The use of immunotherapy in solid tumors has significantly improved the outcomes and quality of life for cancer patients.
APA
Roels J, Ghaedi H, et al. (2026). The Hippo Pathway is Dysregulated in Cancer-Associated Fibroblasts in Anti-PD-L1 Resistant Cancer.. Cancer research. https://doi.org/10.1158/0008-5472.CAN-24-3954
MLA
Roels J, et al.. "The Hippo Pathway is Dysregulated in Cancer-Associated Fibroblasts in Anti-PD-L1 Resistant Cancer.." Cancer research, 2026.
PMID
41784658
Abstract
The use of immunotherapy in solid tumors has significantly improved the outcomes and quality of life for cancer patients. However, a substantial fraction of patients remains unresponsive, highlighting the urgent need to identify mechanisms of resistance to enhance immune-centric, chemo-free treatment regimens. In this study, we investigated associations with immunotherapy resistance by integrating RNA-sequencing data from 2800 bladder cancer patients enrolled in the IMvigor trials, focusing on resistance to the anti-PD-L1 therapy atezolizumab, along with single-cell data from 200 patient samples and healthy donors. To expand the analysis to a massive collection of over 100 million cells from hundreds of diverse single cell studies, Firmament was developed as a method to efficiently identify cell populations that show enrichment for expression of gene signatures. These analyses identified the Hippo pathway as critically associated with immunotherapy resistance in bladder cancer and other solid tumors.
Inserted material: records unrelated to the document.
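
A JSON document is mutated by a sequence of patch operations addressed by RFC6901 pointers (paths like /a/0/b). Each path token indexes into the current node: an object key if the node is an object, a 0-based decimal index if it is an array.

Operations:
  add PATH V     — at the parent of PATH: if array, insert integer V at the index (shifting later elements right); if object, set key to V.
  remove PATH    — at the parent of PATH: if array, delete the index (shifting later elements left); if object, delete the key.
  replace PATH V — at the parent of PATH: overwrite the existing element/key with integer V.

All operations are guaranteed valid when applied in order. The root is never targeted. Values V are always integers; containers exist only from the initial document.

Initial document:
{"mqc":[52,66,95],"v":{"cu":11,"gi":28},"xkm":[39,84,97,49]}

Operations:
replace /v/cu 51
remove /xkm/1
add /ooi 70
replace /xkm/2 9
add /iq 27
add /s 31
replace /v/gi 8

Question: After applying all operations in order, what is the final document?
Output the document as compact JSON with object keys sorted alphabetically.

After op 1 (replace /v/cu 51): {"mqc":[52,66,95],"v":{"cu":51,"gi":28},"xkm":[39,84,97,49]}
After op 2 (remove /xkm/1): {"mqc":[52,66,95],"v":{"cu":51,"gi":28},"xkm":[39,97,49]}
After op 3 (add /ooi 70): {"mqc":[52,66,95],"ooi":70,"v":{"cu":51,"gi":28},"xkm":[39,97,49]}
After op 4 (replace /xkm/2 9): {"mqc":[52,66,95],"ooi":70,"v":{"cu":51,"gi":28},"xkm":[39,97,9]}
After op 5 (add /iq 27): {"iq":27,"mqc":[52,66,95],"ooi":70,"v":{"cu":51,"gi":28},"xkm":[39,97,9]}
After op 6 (add /s 31): {"iq":27,"mqc":[52,66,95],"ooi":70,"s":31,"v":{"cu":51,"gi":28},"xkm":[39,97,9]}
After op 7 (replace /v/gi 8): {"iq":27,"mqc":[52,66,95],"ooi":70,"s":31,"v":{"cu":51,"gi":8},"xkm":[39,97,9]}

Answer: {"iq":27,"mqc":[52,66,95],"ooi":70,"s":31,"v":{"cu":51,"gi":8},"xkm":[39,97,9]}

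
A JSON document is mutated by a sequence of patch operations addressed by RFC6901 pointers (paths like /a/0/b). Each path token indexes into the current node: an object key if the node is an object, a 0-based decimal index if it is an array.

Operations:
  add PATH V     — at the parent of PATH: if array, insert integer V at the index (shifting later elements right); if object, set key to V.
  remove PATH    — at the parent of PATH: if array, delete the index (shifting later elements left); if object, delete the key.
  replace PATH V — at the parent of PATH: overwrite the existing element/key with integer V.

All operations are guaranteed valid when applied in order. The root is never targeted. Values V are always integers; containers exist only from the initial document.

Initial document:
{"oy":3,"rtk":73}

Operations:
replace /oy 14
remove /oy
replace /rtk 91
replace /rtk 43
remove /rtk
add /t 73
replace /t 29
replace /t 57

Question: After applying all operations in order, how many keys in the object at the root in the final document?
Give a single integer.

Answer: 1

Derivation:
After op 1 (replace /oy 14): {"oy":14,"rtk":73}
After op 2 (remove /oy): {"rtk":73}
After op 3 (replace /rtk 91): {"rtk":91}
After op 4 (replace /rtk 43): {"rtk":43}
After op 5 (remove /rtk): {}
After op 6 (add /t 73): {"t":73}
After op 7 (replace /t 29): {"t":29}
After op 8 (replace /t 57): {"t":57}
Size at the root: 1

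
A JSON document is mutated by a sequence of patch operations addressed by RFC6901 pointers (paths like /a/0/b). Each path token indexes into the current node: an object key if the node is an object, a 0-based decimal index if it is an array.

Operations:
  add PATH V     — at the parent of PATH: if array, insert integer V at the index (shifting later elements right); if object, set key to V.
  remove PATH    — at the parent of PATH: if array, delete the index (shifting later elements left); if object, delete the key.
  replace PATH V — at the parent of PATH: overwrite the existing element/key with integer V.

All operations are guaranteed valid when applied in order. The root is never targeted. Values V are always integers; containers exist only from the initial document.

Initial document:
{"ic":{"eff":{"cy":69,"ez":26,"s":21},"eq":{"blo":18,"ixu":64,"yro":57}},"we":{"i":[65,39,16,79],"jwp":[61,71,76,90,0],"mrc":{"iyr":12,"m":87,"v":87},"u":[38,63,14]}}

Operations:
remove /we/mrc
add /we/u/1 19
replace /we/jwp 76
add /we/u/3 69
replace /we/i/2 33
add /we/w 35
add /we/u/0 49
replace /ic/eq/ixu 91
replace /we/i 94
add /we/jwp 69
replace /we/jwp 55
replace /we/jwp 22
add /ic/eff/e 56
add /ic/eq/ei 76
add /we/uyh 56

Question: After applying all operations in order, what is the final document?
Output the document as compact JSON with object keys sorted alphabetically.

After op 1 (remove /we/mrc): {"ic":{"eff":{"cy":69,"ez":26,"s":21},"eq":{"blo":18,"ixu":64,"yro":57}},"we":{"i":[65,39,16,79],"jwp":[61,71,76,90,0],"u":[38,63,14]}}
After op 2 (add /we/u/1 19): {"ic":{"eff":{"cy":69,"ez":26,"s":21},"eq":{"blo":18,"ixu":64,"yro":57}},"we":{"i":[65,39,16,79],"jwp":[61,71,76,90,0],"u":[38,19,63,14]}}
After op 3 (replace /we/jwp 76): {"ic":{"eff":{"cy":69,"ez":26,"s":21},"eq":{"blo":18,"ixu":64,"yro":57}},"we":{"i":[65,39,16,79],"jwp":76,"u":[38,19,63,14]}}
After op 4 (add /we/u/3 69): {"ic":{"eff":{"cy":69,"ez":26,"s":21},"eq":{"blo":18,"ixu":64,"yro":57}},"we":{"i":[65,39,16,79],"jwp":76,"u":[38,19,63,69,14]}}
After op 5 (replace /we/i/2 33): {"ic":{"eff":{"cy":69,"ez":26,"s":21},"eq":{"blo":18,"ixu":64,"yro":57}},"we":{"i":[65,39,33,79],"jwp":76,"u":[38,19,63,69,14]}}
After op 6 (add /we/w 35): {"ic":{"eff":{"cy":69,"ez":26,"s":21},"eq":{"blo":18,"ixu":64,"yro":57}},"we":{"i":[65,39,33,79],"jwp":76,"u":[38,19,63,69,14],"w":35}}
After op 7 (add /we/u/0 49): {"ic":{"eff":{"cy":69,"ez":26,"s":21},"eq":{"blo":18,"ixu":64,"yro":57}},"we":{"i":[65,39,33,79],"jwp":76,"u":[49,38,19,63,69,14],"w":35}}
After op 8 (replace /ic/eq/ixu 91): {"ic":{"eff":{"cy":69,"ez":26,"s":21},"eq":{"blo":18,"ixu":91,"yro":57}},"we":{"i":[65,39,33,79],"jwp":76,"u":[49,38,19,63,69,14],"w":35}}
After op 9 (replace /we/i 94): {"ic":{"eff":{"cy":69,"ez":26,"s":21},"eq":{"blo":18,"ixu":91,"yro":57}},"we":{"i":94,"jwp":76,"u":[49,38,19,63,69,14],"w":35}}
After op 10 (add /we/jwp 69): {"ic":{"eff":{"cy":69,"ez":26,"s":21},"eq":{"blo":18,"ixu":91,"yro":57}},"we":{"i":94,"jwp":69,"u":[49,38,19,63,69,14],"w":35}}
After op 11 (replace /we/jwp 55): {"ic":{"eff":{"cy":69,"ez":26,"s":21},"eq":{"blo":18,"ixu":91,"yro":57}},"we":{"i":94,"jwp":55,"u":[49,38,19,63,69,14],"w":35}}
After op 12 (replace /we/jwp 22): {"ic":{"eff":{"cy":69,"ez":26,"s":21},"eq":{"blo":18,"ixu":91,"yro":57}},"we":{"i":94,"jwp":22,"u":[49,38,19,63,69,14],"w":35}}
After op 13 (add /ic/eff/e 56): {"ic":{"eff":{"cy":69,"e":56,"ez":26,"s":21},"eq":{"blo":18,"ixu":91,"yro":57}},"we":{"i":94,"jwp":22,"u":[49,38,19,63,69,14],"w":35}}
After op 14 (add /ic/eq/ei 76): {"ic":{"eff":{"cy":69,"e":56,"ez":26,"s":21},"eq":{"blo":18,"ei":76,"ixu":91,"yro":57}},"we":{"i":94,"jwp":22,"u":[49,38,19,63,69,14],"w":35}}
After op 15 (add /we/uyh 56): {"ic":{"eff":{"cy":69,"e":56,"ez":26,"s":21},"eq":{"blo":18,"ei":76,"ixu":91,"yro":57}},"we":{"i":94,"jwp":22,"u":[49,38,19,63,69,14],"uyh":56,"w":35}}

Answer: {"ic":{"eff":{"cy":69,"e":56,"ez":26,"s":21},"eq":{"blo":18,"ei":76,"ixu":91,"yro":57}},"we":{"i":94,"jwp":22,"u":[49,38,19,63,69,14],"uyh":56,"w":35}}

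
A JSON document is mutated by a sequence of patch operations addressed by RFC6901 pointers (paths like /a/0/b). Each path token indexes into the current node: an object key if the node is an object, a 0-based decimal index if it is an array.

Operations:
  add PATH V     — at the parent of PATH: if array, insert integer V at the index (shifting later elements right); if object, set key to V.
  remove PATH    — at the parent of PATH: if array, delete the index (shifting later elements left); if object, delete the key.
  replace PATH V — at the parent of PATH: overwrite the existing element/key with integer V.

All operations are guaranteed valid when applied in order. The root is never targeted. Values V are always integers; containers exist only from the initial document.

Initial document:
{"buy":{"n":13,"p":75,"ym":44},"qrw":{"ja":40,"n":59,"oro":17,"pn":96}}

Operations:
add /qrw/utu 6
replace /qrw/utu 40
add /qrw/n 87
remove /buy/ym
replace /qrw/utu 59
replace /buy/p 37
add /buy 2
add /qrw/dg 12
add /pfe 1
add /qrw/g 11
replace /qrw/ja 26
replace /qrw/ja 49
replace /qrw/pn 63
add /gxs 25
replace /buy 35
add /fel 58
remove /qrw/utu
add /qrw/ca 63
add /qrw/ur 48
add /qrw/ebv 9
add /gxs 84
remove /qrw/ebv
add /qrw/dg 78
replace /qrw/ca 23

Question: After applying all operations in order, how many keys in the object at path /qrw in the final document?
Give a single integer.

After op 1 (add /qrw/utu 6): {"buy":{"n":13,"p":75,"ym":44},"qrw":{"ja":40,"n":59,"oro":17,"pn":96,"utu":6}}
After op 2 (replace /qrw/utu 40): {"buy":{"n":13,"p":75,"ym":44},"qrw":{"ja":40,"n":59,"oro":17,"pn":96,"utu":40}}
After op 3 (add /qrw/n 87): {"buy":{"n":13,"p":75,"ym":44},"qrw":{"ja":40,"n":87,"oro":17,"pn":96,"utu":40}}
After op 4 (remove /buy/ym): {"buy":{"n":13,"p":75},"qrw":{"ja":40,"n":87,"oro":17,"pn":96,"utu":40}}
After op 5 (replace /qrw/utu 59): {"buy":{"n":13,"p":75},"qrw":{"ja":40,"n":87,"oro":17,"pn":96,"utu":59}}
After op 6 (replace /buy/p 37): {"buy":{"n":13,"p":37},"qrw":{"ja":40,"n":87,"oro":17,"pn":96,"utu":59}}
After op 7 (add /buy 2): {"buy":2,"qrw":{"ja":40,"n":87,"oro":17,"pn":96,"utu":59}}
After op 8 (add /qrw/dg 12): {"buy":2,"qrw":{"dg":12,"ja":40,"n":87,"oro":17,"pn":96,"utu":59}}
After op 9 (add /pfe 1): {"buy":2,"pfe":1,"qrw":{"dg":12,"ja":40,"n":87,"oro":17,"pn":96,"utu":59}}
After op 10 (add /qrw/g 11): {"buy":2,"pfe":1,"qrw":{"dg":12,"g":11,"ja":40,"n":87,"oro":17,"pn":96,"utu":59}}
After op 11 (replace /qrw/ja 26): {"buy":2,"pfe":1,"qrw":{"dg":12,"g":11,"ja":26,"n":87,"oro":17,"pn":96,"utu":59}}
After op 12 (replace /qrw/ja 49): {"buy":2,"pfe":1,"qrw":{"dg":12,"g":11,"ja":49,"n":87,"oro":17,"pn":96,"utu":59}}
After op 13 (replace /qrw/pn 63): {"buy":2,"pfe":1,"qrw":{"dg":12,"g":11,"ja":49,"n":87,"oro":17,"pn":63,"utu":59}}
After op 14 (add /gxs 25): {"buy":2,"gxs":25,"pfe":1,"qrw":{"dg":12,"g":11,"ja":49,"n":87,"oro":17,"pn":63,"utu":59}}
After op 15 (replace /buy 35): {"buy":35,"gxs":25,"pfe":1,"qrw":{"dg":12,"g":11,"ja":49,"n":87,"oro":17,"pn":63,"utu":59}}
After op 16 (add /fel 58): {"buy":35,"fel":58,"gxs":25,"pfe":1,"qrw":{"dg":12,"g":11,"ja":49,"n":87,"oro":17,"pn":63,"utu":59}}
After op 17 (remove /qrw/utu): {"buy":35,"fel":58,"gxs":25,"pfe":1,"qrw":{"dg":12,"g":11,"ja":49,"n":87,"oro":17,"pn":63}}
After op 18 (add /qrw/ca 63): {"buy":35,"fel":58,"gxs":25,"pfe":1,"qrw":{"ca":63,"dg":12,"g":11,"ja":49,"n":87,"oro":17,"pn":63}}
After op 19 (add /qrw/ur 48): {"buy":35,"fel":58,"gxs":25,"pfe":1,"qrw":{"ca":63,"dg":12,"g":11,"ja":49,"n":87,"oro":17,"pn":63,"ur":48}}
After op 20 (add /qrw/ebv 9): {"buy":35,"fel":58,"gxs":25,"pfe":1,"qrw":{"ca":63,"dg":12,"ebv":9,"g":11,"ja":49,"n":87,"oro":17,"pn":63,"ur":48}}
After op 21 (add /gxs 84): {"buy":35,"fel":58,"gxs":84,"pfe":1,"qrw":{"ca":63,"dg":12,"ebv":9,"g":11,"ja":49,"n":87,"oro":17,"pn":63,"ur":48}}
After op 22 (remove /qrw/ebv): {"buy":35,"fel":58,"gxs":84,"pfe":1,"qrw":{"ca":63,"dg":12,"g":11,"ja":49,"n":87,"oro":17,"pn":63,"ur":48}}
After op 23 (add /qrw/dg 78): {"buy":35,"fel":58,"gxs":84,"pfe":1,"qrw":{"ca":63,"dg":78,"g":11,"ja":49,"n":87,"oro":17,"pn":63,"ur":48}}
After op 24 (replace /qrw/ca 23): {"buy":35,"fel":58,"gxs":84,"pfe":1,"qrw":{"ca":23,"dg":78,"g":11,"ja":49,"n":87,"oro":17,"pn":63,"ur":48}}
Size at path /qrw: 8

Answer: 8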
Notably, Hippo dysregulation in stromal cells, rather than cancer cells, drove the high YAP/TAZ signal in these tumors, and Hippo signaling was specifically dysregulated in cancer-associated fibroblasts (CAFs) compared to healthy donor fibroblasts. Inhibition of YAP signaling with a pan-TEAD inhibitor reduced expression of a myofibroblast gene program and decreased contractility of CAFs. Overall, this study provides insights that could aid in developing therapeutic combinations to improve outcomes for patients with solid tumors treated with immune checkpoint inhibitors.